Più di seimila persone per un allenamento. Numeri da record, emozioni vere, un ritorno che va oltre il tennis. Jannik Sinner è tornato sul campo, e lo ha fatto come solo lui sa fare: in punta di piedi, ma con il mondo che guarda.
La terra rossa di Roma lo ha accolto con quel misto di trepidazione e affetto che solo una città madre sa offrire. Il cielo è incerto, l’aria è sospesa, il Centrale pullula di gente e tensione: è il giorno del ritorno di Jannik Sinner, dopo tre mesi lontano dai campi per una squalifica che ha fatto rumore, ma che ora sembra già alle spalle. Lui, il numero uno del mondo, torna nel posto che più ama, e che lo ama a sua volta. Nessuno prima d’ora, nella storia del tennis, aveva attirato così tanto pubblico per un semplice allenamento. Forse solo Federer, qualche anno fa, a New York. Ma oggi è Sinner a raccogliere quell’eredità emotiva, ed è tutto fuorché una sorpresa.
Sul campo si gioca, ma si respira altro. C’è il boato all’ingresso, ci sono i cori, ci sono gli applausi dopo ogni scambio. C’è il rispetto e c’è la commozione. Per quasi due ore, Jannik scambia con il ceco Lehecka, sotto gli occhi attenti di Darren Cahill e Simone Vagnozzi. Si alternano accelerazioni da fondo campo, gioco a rete, servizi, smash. Il primo set simulato va a Lehecka, 6-4. Il secondo è più breve, 3-2 per il nostro. Poi un tie-break vinto dal ceco 7-4. Ma il punteggio, oggi, non interessa a nessuno. L’unica vera vittoria è rivederlo lì.
Sinner lo sa. E si concede, ma con misura. Parla poco, come sempre. Concede un pensiero, però: “Ho sensazioni strane, non so cosa aspettarmi. Il mio obiettivo è Parigi, ma intanto sono felice di essere qui”. È la sincerità disarmante a renderlo diverso. Non cerca alibi, non invoca rivincite. Dice solo la verità: “In questo periodo mi sono sentito un po’ solo. Mi hanno scritto colleghi da cui non mi aspettavo nulla, mentre altri – da cui pensavo qualcosa – non si sono fatti sentire”. Non fa nomi, non serve. Basta l’ombra che attraversa il suo sguardo. Si è aggrappato a chi c’era: “Jack (Draper) e Sonny (Sonego) sono stati importanti”. E allora tutto torna. Il tennis è un gioco individuale, ma l’umanità resta collettiva.
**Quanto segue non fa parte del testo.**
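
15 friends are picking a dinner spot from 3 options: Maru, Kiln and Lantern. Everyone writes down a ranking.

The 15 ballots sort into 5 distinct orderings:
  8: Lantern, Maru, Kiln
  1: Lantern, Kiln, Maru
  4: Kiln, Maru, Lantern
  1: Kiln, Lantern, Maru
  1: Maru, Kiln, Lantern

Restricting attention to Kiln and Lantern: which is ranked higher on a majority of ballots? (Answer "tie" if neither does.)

Lantern

Ballots ranking Kiln above Lantern: 4 + 1 + 1 = 6.
Ballots ranking Lantern above Kiln: 15 − 6 = 9.
Lantern wins the head-to-head 9–6.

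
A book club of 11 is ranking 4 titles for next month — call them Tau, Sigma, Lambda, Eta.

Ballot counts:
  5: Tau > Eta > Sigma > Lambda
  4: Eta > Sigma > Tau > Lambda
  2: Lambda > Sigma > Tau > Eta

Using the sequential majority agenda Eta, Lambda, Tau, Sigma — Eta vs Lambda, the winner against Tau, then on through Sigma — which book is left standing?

Round 1: Eta vs Lambda — 9–2, Eta advances.
Round 2: Eta vs Tau — 4–7, Tau advances.
Round 3: Tau vs Sigma — 5–6, Sigma advances.
The agenda winner is Sigma.

Sigma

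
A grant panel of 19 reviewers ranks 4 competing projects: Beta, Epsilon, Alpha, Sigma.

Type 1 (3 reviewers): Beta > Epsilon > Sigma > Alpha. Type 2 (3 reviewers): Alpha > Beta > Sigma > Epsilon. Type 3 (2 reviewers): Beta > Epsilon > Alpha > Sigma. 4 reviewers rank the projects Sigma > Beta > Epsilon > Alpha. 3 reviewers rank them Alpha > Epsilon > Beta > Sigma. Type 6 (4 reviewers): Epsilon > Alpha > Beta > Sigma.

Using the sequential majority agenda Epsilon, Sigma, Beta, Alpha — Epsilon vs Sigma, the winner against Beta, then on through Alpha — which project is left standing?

Round 1: Epsilon vs Sigma — 12–7, Epsilon advances.
Round 2: Epsilon vs Beta — 7–12, Beta advances.
Round 3: Beta vs Alpha — 9–10, Alpha advances.
The agenda winner is Alpha.

Alpha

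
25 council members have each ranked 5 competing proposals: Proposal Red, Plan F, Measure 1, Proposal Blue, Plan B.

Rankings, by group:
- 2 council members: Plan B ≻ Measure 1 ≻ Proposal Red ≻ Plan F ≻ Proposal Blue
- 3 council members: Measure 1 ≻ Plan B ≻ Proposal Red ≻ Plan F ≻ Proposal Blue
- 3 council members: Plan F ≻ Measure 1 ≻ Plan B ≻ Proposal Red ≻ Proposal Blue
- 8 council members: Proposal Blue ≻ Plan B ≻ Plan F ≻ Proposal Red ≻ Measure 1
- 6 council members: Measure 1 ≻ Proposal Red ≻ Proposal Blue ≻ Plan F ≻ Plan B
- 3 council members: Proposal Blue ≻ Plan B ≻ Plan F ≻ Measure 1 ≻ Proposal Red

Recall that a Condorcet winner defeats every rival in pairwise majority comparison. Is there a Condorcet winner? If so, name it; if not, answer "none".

Check each pair by majority over 25 ballots:
Proposal Red vs Plan F: Plan F wins 14–11.
Proposal Red vs Measure 1: Measure 1 wins 17–8.
Proposal Red–Proposal Blue: Proposal Red 14–11.
Proposal Red vs Plan B: Plan B wins 19–6.
Plan F–Measure 1: Plan F 14–11.
Plan F vs Proposal Blue: Proposal Blue wins 17–8.
Plan F vs Plan B: Plan B wins 16–9.
Measure 1 vs Proposal Blue: Measure 1, 14–11.
Measure 1 vs Plan B: Plan B wins 13–12.
Proposal Blue vs Plan B: Proposal Blue, 17–8.
Each option drops at least one matchup (Proposal Red loses to Plan F; Plan F loses to Proposal Blue; Measure 1 loses to Plan F; Proposal Blue loses to Proposal Red; Plan B loses to Proposal Blue); the cycle Proposal Red > Proposal Blue > Plan F > Proposal Red rules out a Condorcet winner.

none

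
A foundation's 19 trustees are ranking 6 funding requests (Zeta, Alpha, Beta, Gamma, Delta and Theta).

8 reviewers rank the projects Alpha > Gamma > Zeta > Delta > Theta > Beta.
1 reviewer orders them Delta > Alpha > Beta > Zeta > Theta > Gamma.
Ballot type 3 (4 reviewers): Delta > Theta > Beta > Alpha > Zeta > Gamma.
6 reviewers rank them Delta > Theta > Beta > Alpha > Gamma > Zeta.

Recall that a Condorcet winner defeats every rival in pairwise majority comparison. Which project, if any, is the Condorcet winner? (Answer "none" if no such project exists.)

Head-to-head results (19 reviewers):
Zeta vs Alpha: Alpha, 19–0.
Zeta vs Beta: Beta, 11–8.
Zeta–Gamma: Gamma 14–5.
Zeta vs Delta: Delta wins 11–8.
Zeta–Theta: Theta 10–9.
Alpha vs Beta: Beta, 10–9.
Alpha vs Gamma: Alpha wins 19–0.
Alpha vs Delta: Delta, 11–8.
Alpha vs Theta: Theta wins 10–9.
Beta vs Gamma: Beta wins 11–8.
Beta–Delta: Delta 19–0.
Beta–Theta: Theta 18–1.
Gamma vs Delta: Delta wins 11–8.
Gamma vs Theta: Theta wins 11–8.
Delta vs Theta: Delta wins 19–0.
Delta defeats every rival head-to-head and is the Condorcet winner.

Delta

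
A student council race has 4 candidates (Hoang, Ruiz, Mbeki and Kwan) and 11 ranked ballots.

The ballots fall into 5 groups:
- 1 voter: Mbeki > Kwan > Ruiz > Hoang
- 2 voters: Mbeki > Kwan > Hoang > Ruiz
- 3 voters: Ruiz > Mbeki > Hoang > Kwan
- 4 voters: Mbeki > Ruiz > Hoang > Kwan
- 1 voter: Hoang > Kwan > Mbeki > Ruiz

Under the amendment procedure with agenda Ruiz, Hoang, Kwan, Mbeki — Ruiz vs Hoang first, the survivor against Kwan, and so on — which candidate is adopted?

Mbeki

Round 1: Ruiz vs Hoang — 8–3, Ruiz advances.
Round 2: Ruiz vs Kwan — 7–4, Ruiz advances.
Round 3: Ruiz vs Mbeki — 3–8, Mbeki advances.
Mbeki survives the agenda.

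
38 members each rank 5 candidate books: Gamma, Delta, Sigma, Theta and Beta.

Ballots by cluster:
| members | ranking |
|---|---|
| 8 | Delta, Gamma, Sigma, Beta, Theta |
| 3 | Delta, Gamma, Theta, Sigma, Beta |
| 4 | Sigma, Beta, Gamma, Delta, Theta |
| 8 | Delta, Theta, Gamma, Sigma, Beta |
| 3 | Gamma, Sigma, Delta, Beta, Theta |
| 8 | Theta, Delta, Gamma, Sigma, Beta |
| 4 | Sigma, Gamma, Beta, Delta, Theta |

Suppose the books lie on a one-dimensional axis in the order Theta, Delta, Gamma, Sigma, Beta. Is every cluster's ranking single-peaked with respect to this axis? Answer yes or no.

yes

Axis positions: Theta=1, Delta=2, Gamma=3, Sigma=4, Beta=5.
Cluster 1 (peak Delta at position 2): ranking walks positions 2-3-4-5-1, expanding outward from the peak — single-peaked.
Cluster 2 (peak Delta at position 2): ranking walks positions 2-3-1-4-5, expanding outward from the peak — single-peaked.
Cluster 3 (peak Sigma at position 4): ranking walks positions 4-5-3-2-1, expanding outward from the peak — single-peaked.
Cluster 4 (peak Delta at position 2): ranking walks positions 2-1-3-4-5, expanding outward from the peak — single-peaked.
Cluster 5 (peak Gamma at position 3): ranking walks positions 3-4-2-5-1, expanding outward from the peak — single-peaked.
Cluster 6 (peak Theta at position 1): ranking walks positions 1-2-3-4-5, expanding outward from the peak — single-peaked.
Cluster 7 (peak Sigma at position 4): ranking walks positions 4-3-5-2-1, expanding outward from the peak — single-peaked.
Every ranking is single-peaked on this axis.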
Lunedì, al Foro Italico, sembrava di essere tornati ai tempi d’oro dello sport: inseguimenti da un angolo all’altro, bambini con il viso pitturato, signore con le magliette “Jannik ti amo”. Tutti pazzi per la Volpe Rossa. Già da oggi l’appuntamento è sul campo 7 con Sonego, ma il vero debutto sarà sabato, con ogni probabilità nel tardo pomeriggio, contro l’argentino Navone o il giovane Cinà, gioiellino azzurro appena sbocciato. È testa di serie numero uno, e nel tabellone potrebbe incrociare Alcaraz solo in finale. Ma guai a fare previsioni. Lo dice lui stesso: “Non sono qui per battere chiunque. Voglio superare il primo turno, poi vediamo”. Umile, realistico. E soprattutto centrato. “La cosa più importante è tornare a giocare davanti a tanta gente. C’è felicità, ma anche pressione. Magari qualche dubbio. Però non ho paura. Ho lavorato bene, un passo alla volta”.
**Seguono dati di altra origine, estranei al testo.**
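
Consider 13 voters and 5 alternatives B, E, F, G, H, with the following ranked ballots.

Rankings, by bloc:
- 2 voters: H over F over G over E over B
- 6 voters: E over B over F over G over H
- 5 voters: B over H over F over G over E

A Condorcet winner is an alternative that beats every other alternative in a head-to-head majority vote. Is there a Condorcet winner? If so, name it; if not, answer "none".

Head-to-head results (13 voters):
B vs E: B is ranked higher on 5 ballots, E on 8. E wins 8–5.
B vs F: B preferred on 6+5 = 11 ballots; B wins 11–2.
B vs G: 11 to 2, B.
B vs H: 6+5 = 11 for B, 2 for H — B by 11–2.
E vs F: 6 to 7, F.
E vs G: E is ranked higher on 6 ballots, G on 7. G wins 7–6.
E vs H: E preferred on 6 ballots; H wins 7–6.
F vs G: F is ranked higher on 2+6+5 = 13 ballots, G on 0. F wins 13–0.
F vs H: F is ranked higher on 6 ballots, H on 7. H wins 7–6.
G vs H: 6 to 7, H.
Every alternative loses at least once (B loses to E; E loses to F; F loses to B; G loses to B; H loses to B). The majority relation contains the cycle B → F → E → B, so there is no Condorcet winner.

none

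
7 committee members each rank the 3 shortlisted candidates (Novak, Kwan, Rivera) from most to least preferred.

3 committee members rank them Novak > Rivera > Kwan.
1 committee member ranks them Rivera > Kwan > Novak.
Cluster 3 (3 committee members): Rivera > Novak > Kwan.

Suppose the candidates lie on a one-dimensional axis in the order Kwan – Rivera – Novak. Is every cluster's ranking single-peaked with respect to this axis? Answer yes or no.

Axis positions: Kwan=1, Rivera=2, Novak=3.
Cluster 1 (peak Novak at position 3): ranking walks positions 3-2-1, expanding outward from the peak — single-peaked.
Cluster 2 (peak Rivera at position 2): ranking walks positions 2-1-3, expanding outward from the peak — single-peaked.
Cluster 3 (peak Rivera at position 2): ranking walks positions 2-3-1, expanding outward from the peak — single-peaked.
Every ranking is single-peaked on this axis.

yes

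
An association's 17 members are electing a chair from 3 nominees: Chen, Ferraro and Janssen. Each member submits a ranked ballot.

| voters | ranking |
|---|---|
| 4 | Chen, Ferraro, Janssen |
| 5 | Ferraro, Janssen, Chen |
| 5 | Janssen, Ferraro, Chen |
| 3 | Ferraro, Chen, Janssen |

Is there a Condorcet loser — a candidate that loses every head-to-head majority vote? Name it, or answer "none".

Chen

Head-to-head results (17 voters):
Chen vs Ferraro: Ferraro, 13–4.
Chen vs Janssen: Chen is ranked higher on 4+3 = 7 ballots, Janssen on 10. Janssen wins 10–7.
Ferraro vs Janssen: Ferraro, 12–5.
Chen is beaten in every head-to-head and is the Condorcet loser.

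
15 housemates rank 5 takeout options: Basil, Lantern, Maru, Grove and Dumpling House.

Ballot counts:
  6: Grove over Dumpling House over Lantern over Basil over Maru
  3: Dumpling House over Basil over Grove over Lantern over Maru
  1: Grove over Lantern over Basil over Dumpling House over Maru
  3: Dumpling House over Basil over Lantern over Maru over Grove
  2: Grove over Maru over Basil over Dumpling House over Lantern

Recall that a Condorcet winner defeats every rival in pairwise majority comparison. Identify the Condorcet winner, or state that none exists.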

La testa è già proiettata su Parigi, ma il cuore batte qui. Roma è più di una tappa. È una rinascita. Intanto si allena, sorride, si racconta a modo suo. “Credo che mi apprezzino per quello che sono. Sono un ragazzo onesto. Non mi sono mai montato la testa. Vengo da un paese di duemila abitanti, sono cresciuto sulla neve. Ritrovarmi qui è tanta roba, ma io resto lo stesso”. La leggenda metropolitana della suite a lui riservata viene subito smentita: ha una stanzetta sopra il bar del tennis, come tanti altri. Un divano, una TV, un tavolino. Nessun lusso. Divide gli spogliatoi e la sala massaggi con tutti. È questo, forse, che fa la differenza.
Sinner non vuole rivincite. Non cerca vendette. Vuole solo fare quello che ama: giocare a tennis. E se il cielo di Roma si schiarirà, lo farà insieme al suo sorriso. Bentornato, Jannik. Senza proclami, ma con il rispetto che meritano i più grandi. Anche – e soprattutto – nei giorni difficili.